We sat across a table from each other and she told me how she came to know this Savior. While she recounted her life she expressed that she never thought she’d be here, completely free and completely at peace. For a millennial female living in Nepal life usually pans out in a particular way: believing what tradition tells you to believe, marrying into your own caste, and providing for your family. “In Nepali culture, you raise kids and once the kids make money, the parents become dependent on the kids,” she told me. 

But God, the one true God, had other plans. He would find His way into Asmita’s heart and fill it so that it would spill out onto the world around her. 
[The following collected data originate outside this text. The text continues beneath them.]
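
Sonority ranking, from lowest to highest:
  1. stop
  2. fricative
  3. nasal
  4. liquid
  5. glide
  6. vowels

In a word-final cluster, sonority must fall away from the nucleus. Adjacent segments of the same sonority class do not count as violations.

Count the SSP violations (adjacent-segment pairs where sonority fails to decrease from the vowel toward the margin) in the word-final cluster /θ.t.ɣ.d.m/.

2

/θ/: fricative = 2.
/t/: stop = 1.
/ɣ/: fricative = 2.
/d/: stop = 1.
/m/: nasal = 3.
/θ/→/t/: 2→1 (falls) — ok.
/t/→/ɣ/: 1→2 (does not fall) — violation.
/ɣ/→/d/: 2→1 (falls) — ok.
/d/→/m/: 1→3 (does not fall) — violation.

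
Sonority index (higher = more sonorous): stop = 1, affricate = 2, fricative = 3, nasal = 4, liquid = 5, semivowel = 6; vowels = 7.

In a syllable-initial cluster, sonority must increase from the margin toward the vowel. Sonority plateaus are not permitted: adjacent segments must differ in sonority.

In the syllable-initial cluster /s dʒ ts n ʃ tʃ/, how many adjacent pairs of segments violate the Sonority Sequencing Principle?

4

/s/ — fricative, sonority 3.
/dʒ/ — affricate, sonority 2.
/ts/ — affricate, sonority 2.
/n/ — nasal, sonority 4.
/ʃ/ — fricative, sonority 3.
/tʃ/ — affricate, sonority 2.
/s/→/dʒ/: 3→2 (does not rise) — violation.
/dʒ/→/ts/: 2→2 (plateau) — violation.
/ts/→/n/: 2→4 (rises) — ok.
/n/→/ʃ/: 4→3 (does not rise) — violation.
/ʃ/→/tʃ/: 3→2 (does not rise) — violation.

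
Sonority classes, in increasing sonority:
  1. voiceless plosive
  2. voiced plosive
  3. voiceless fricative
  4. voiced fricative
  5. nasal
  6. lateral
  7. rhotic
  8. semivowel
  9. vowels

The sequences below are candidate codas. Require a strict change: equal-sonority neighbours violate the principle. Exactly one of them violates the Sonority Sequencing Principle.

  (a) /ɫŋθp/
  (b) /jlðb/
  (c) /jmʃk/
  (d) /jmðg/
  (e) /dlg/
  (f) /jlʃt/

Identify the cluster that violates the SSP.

(a) sonority 6-5-3-1: well-formed.
(b) sonority 8-6-4-2: well-formed.
(c) sonority 8-5-3-1: well-formed.
(d) sonority 8-5-4-2: well-formed.
(e) sonority 2-6-2: ill-formed.
(f) sonority 8-6-3-1: well-formed.

e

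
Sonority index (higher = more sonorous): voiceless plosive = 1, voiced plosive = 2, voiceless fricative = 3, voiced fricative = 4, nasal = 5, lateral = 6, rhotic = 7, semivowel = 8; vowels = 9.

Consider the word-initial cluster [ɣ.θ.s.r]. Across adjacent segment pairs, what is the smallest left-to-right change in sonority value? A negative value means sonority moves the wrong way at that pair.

/ɣ/ — voiced fricative, sonority 4.
/θ/ — voiceless fricative, sonority 3.
/s/ — voiceless fricative, sonority 3.
/r/ — rhotic, sonority 7.
/ɣ/→/θ/: change -1.
/θ/→/s/: change +0.
/s/→/r/: change +4.
Minimum = -1.

-1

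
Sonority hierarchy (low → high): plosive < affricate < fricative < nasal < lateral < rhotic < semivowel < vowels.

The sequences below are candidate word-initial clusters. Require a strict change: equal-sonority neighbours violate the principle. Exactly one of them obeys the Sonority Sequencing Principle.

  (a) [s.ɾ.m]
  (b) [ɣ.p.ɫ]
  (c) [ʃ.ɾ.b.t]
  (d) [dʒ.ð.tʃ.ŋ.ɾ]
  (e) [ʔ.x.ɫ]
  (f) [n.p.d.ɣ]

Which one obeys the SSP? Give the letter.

(a) sonority 3-6-4: ill-formed.
(b) sonority 3-1-5: ill-formed.
(c) sonority 3-6-1-1: ill-formed.
(d) sonority 2-3-2-4-6: ill-formed.
(e) sonority 1-3-5: well-formed.
(f) sonority 4-1-1-3: ill-formed.

e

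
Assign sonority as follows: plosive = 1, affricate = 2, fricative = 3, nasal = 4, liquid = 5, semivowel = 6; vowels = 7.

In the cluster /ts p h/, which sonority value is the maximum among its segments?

/ts/ is an affricate (sonority 2).
/p/ is a plosive (sonority 1).
/h/ is a fricative (sonority 3).
The maximum is 3.

3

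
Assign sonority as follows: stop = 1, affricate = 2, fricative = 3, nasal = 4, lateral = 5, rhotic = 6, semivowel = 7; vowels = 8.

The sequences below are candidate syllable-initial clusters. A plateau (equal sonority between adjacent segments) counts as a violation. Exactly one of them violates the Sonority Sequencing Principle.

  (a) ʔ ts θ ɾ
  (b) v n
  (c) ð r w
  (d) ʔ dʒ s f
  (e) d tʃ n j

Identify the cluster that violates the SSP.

(a) ʔ ts θ ɾ: profile 1-2-3-6 — obeys.
(b) v n: profile 3-4 — obeys.
(c) ð r w: profile 3-6-7 — obeys.
(d) ʔ dʒ s f: profile 1-2-3-3 — violates.
(e) d tʃ n j: profile 1-2-4-7 — obeys.

d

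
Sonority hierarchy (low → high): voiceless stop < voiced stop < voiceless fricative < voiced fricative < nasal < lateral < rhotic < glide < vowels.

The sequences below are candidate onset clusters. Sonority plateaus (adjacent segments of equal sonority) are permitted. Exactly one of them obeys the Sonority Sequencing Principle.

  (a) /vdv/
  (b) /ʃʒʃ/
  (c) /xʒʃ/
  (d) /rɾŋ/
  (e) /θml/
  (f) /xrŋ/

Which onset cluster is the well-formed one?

e

(a) 4-2-4 → violates
(b) 3-4-3 → violates
(c) 3-4-3 → violates
(d) 7-7-5 → violates
(e) 3-5-6 → obeys
(f) 3-7-5 → violates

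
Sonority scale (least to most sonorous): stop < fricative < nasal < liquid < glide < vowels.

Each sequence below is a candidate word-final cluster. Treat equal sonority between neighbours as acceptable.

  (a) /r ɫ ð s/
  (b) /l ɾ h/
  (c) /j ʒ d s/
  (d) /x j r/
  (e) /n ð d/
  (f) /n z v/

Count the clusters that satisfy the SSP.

(a) /r ɫ ð s/: profile 4-4-2-2 — obeys.
(b) /l ɾ h/: profile 4-4-2 — obeys.
(c) /j ʒ d s/: profile 5-2-1-2 — violates.
(d) /x j r/: profile 2-5-4 — violates.
(e) /n ð d/: profile 3-2-1 — obeys.
(f) /n z v/: profile 3-2-2 — obeys.

4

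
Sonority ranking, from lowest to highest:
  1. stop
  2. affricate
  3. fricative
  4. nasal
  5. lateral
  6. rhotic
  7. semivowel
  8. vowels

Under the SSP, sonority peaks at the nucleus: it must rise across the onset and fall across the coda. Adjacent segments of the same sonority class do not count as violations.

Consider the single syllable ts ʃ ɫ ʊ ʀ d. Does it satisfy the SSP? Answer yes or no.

Onset: /ts/ is an affricate (sonority 2), /ʃ/ is a fricative (sonority 3), /ɫ/ is a lateral (sonority 5); then the nucleus /ʊ/ (sonority 8).
Onset profile 2-3-5-8 — rises to the nucleus.
Coda: /ʀ/ is a rhotic (sonority 6), /d/ is a stop (sonority 1).
Coda profile 8-6-1 — falls from the nucleus.

yes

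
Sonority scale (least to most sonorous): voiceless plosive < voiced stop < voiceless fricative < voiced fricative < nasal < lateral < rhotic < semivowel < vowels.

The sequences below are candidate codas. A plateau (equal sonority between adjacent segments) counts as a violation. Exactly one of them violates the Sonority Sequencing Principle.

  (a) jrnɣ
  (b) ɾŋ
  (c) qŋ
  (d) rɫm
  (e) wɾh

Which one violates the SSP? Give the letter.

(a) 8-7-5-4 → obeys
(b) 7-5 → obeys
(c) 1-5 → violates
(d) 7-6-5 → obeys
(e) 8-7-3 → obeys

c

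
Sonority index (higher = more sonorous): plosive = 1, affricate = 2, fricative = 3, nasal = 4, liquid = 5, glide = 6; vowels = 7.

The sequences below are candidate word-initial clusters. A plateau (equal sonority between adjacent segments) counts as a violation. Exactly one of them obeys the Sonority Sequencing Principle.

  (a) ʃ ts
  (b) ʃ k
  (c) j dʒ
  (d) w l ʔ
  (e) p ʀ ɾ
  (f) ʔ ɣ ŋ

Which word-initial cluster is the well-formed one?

(a) sonority 3-2: ill-formed.
(b) sonority 3-1: ill-formed.
(c) sonority 6-2: ill-formed.
(d) sonority 6-5-1: ill-formed.
(e) sonority 1-5-5: ill-formed.
(f) sonority 1-3-4: well-formed.

f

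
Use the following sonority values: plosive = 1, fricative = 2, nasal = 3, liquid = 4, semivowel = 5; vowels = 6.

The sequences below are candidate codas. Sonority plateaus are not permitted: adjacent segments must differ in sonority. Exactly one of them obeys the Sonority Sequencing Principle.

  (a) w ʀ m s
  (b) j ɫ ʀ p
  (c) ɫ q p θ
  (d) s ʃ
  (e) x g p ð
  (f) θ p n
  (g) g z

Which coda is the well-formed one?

(a) sonority 5-4-3-2: well-formed.
(b) sonority 5-4-4-1: ill-formed.
(c) sonority 4-1-1-2: ill-formed.
(d) sonority 2-2: ill-formed.
(e) sonority 2-1-1-2: ill-formed.
(f) sonority 2-1-3: ill-formed.
(g) sonority 1-2: ill-formed.

a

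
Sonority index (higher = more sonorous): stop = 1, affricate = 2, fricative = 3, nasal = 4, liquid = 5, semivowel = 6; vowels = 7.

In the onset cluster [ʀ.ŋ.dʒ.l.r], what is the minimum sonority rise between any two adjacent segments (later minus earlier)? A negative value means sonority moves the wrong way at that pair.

/ʀ/ — liquid, sonority 5.
/ŋ/ — nasal, sonority 4.
/dʒ/ — affricate, sonority 2.
/l/ — liquid, sonority 5.
/r/ — liquid, sonority 5.
/ʀ/→/ŋ/: change -1.
/ŋ/→/dʒ/: change -2.
/dʒ/→/l/: change +3.
/l/→/r/: change +0.
Minimum = -2.

-2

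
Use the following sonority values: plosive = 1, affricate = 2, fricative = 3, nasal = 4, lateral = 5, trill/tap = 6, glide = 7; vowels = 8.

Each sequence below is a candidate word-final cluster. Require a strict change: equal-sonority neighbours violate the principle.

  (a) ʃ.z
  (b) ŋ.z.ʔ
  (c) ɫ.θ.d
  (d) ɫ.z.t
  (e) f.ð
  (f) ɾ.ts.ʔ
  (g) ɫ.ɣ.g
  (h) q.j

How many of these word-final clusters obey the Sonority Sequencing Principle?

5

(a) 3-3 → violates
(b) 4-3-1 → obeys
(c) 5-3-1 → obeys
(d) 5-3-1 → obeys
(e) 3-3 → violates
(f) 6-2-1 → obeys
(g) 5-3-1 → obeys
(h) 1-7 → violates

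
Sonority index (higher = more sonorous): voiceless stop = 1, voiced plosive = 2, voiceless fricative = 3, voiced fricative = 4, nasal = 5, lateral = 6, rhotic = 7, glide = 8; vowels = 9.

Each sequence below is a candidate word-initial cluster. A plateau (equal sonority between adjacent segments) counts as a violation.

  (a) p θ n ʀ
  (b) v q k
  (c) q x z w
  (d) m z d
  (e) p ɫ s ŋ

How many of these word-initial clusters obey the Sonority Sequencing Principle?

(a) sonority 1-3-5-7: well-formed.
(b) sonority 4-1-1: ill-formed.
(c) sonority 1-3-4-8: well-formed.
(d) sonority 5-4-2: ill-formed.
(e) sonority 1-6-3-5: ill-formed.

2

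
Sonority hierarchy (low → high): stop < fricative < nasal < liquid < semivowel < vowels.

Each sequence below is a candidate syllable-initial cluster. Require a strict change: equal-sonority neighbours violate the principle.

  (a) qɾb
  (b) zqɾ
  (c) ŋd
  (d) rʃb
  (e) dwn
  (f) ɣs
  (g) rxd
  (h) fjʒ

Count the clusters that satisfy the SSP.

(a) sonority 1-4-1: ill-formed.
(b) sonority 2-1-4: ill-formed.
(c) sonority 3-1: ill-formed.
(d) sonority 4-2-1: ill-formed.
(e) sonority 1-5-3: ill-formed.
(f) sonority 2-2: ill-formed.
(g) sonority 4-2-1: ill-formed.
(h) sonority 2-5-2: ill-formed.

0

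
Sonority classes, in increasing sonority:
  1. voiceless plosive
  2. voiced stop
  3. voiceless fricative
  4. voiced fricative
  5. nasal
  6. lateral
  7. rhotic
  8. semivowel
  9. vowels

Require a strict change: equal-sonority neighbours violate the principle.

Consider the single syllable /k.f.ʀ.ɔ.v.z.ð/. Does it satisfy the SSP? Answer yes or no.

Onset: /k/ is a voiceless plosive (sonority 1), /f/ is a voiceless fricative (sonority 3), /ʀ/ is a rhotic (sonority 7); then the nucleus /ɔ/ (sonority 9).
Onset profile 1-3-7-9 — rises to the nucleus.
Coda: /v/ is a voiced fricative (sonority 4), /z/ is a voiced fricative (sonority 4), /ð/ is a voiced fricative (sonority 4).
Coda profile 9-4-4-4 — does not strictly fall throughout.

no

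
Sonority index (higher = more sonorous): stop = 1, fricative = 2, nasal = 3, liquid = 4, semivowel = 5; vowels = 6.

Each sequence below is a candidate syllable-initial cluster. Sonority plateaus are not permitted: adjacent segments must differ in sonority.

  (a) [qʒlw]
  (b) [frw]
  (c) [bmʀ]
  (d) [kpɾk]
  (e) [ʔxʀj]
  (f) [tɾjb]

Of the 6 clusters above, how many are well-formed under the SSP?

(a) 1-2-4-5 → obeys
(b) 2-4-5 → obeys
(c) 1-3-4 → obeys
(d) 1-1-4-1 → violates
(e) 1-2-4-5 → obeys
(f) 1-4-5-1 → violates

4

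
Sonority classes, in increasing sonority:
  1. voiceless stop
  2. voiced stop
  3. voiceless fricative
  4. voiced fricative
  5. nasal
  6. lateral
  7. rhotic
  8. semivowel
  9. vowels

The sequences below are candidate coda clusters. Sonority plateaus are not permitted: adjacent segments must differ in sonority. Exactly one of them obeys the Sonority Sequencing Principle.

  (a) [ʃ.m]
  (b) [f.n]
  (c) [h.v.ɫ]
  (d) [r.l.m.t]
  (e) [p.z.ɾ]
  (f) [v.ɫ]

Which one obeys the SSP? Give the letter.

(a) sonority 3-5: ill-formed.
(b) sonority 3-5: ill-formed.
(c) sonority 3-4-6: ill-formed.
(d) sonority 7-6-5-1: well-formed.
(e) sonority 1-4-7: ill-formed.
(f) sonority 4-6: ill-formed.

d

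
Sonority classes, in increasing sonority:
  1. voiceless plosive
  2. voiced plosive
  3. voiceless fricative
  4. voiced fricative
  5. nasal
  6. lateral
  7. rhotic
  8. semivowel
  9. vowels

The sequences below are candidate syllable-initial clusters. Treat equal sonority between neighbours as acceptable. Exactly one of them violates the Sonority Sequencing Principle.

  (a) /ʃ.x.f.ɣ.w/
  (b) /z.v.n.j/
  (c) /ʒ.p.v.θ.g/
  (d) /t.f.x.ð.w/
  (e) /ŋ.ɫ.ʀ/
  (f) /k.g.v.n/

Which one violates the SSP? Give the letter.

c

(a) /ʃ.x.f.ɣ.w/: profile 3-3-3-4-8 — obeys.
(b) /z.v.n.j/: profile 4-4-5-8 — obeys.
(c) /ʒ.p.v.θ.g/: profile 4-1-4-3-2 — violates.
(d) /t.f.x.ð.w/: profile 1-3-3-4-8 — obeys.
(e) /ŋ.ɫ.ʀ/: profile 5-6-7 — obeys.
(f) /k.g.v.n/: profile 1-2-4-5 — obeys.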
He was always present, she now recalls. But the road to Jesus became clear to her when she started working in a cafe in Kathmandu. While attending a youth center after high school, an American who helped her to learn English announced they were opening a coffee shop and needed baristas. Asmita laughed a bit as she thinks about the years that have passed, “At that point I was like, ‘what is a barista?!’” 

As the years passed she would grow to understand what a barista was and fall in love with what baristas do: make coffee and connect with people. After interviewing and winning them over with her enthusiasm and wildly loving demeanor, the job was hers. It was through her job as a barista that she discovered Jesus in a real and intricate way.

Asmita knew about Christianity — she went to a Christian school at a time when evangelization was very prevalent in Nepal. “But no one ever told me I could actually have a personal relationship with Christ,” she said. A friend who Asmita met through the cafe poured into her regularly and showed her the radiant and abundant path to eternal life. 

“Growing up Hindu I used to think: ‘If God is real, then why doesn’t he talk with us? Either he doesn’t care about us, or he doesn’t exist at all,” she shared, “But then I started seeing the difference and Jesus started becoming more real to me. He was no longer just another god who didn’t speak,” she said. I took a sip of my coffee, swallowing tears, thanking God that He could reach so far and so deeply into this sweet woman’s heart.

With elaborate hand gestures and a constant singsong pitch to her voice, she told me about her plans for the future. They were no longer plans dictated by the rigidity of her culture, but by a powerful God who desires to use her and grow her. Her life is committed to people, to serving them (coffee and other things), loving them, and sharing the Light of the World with them. She does take care of her mother, who has also professed Jesus as Lord, and trusts God will provide what He says He will provide. 

“If I invest my life in His people, God will take care of me,” she exhaled. “A lot of times God will allow me to carry the pain for other people or even for a whole nation.” But that’s just what Jesus does. 

“He also struggled … that’s why he is so full of compassion and mercy for us,” she said with a content grin. “It’s so amazing to see how His will has become my will.”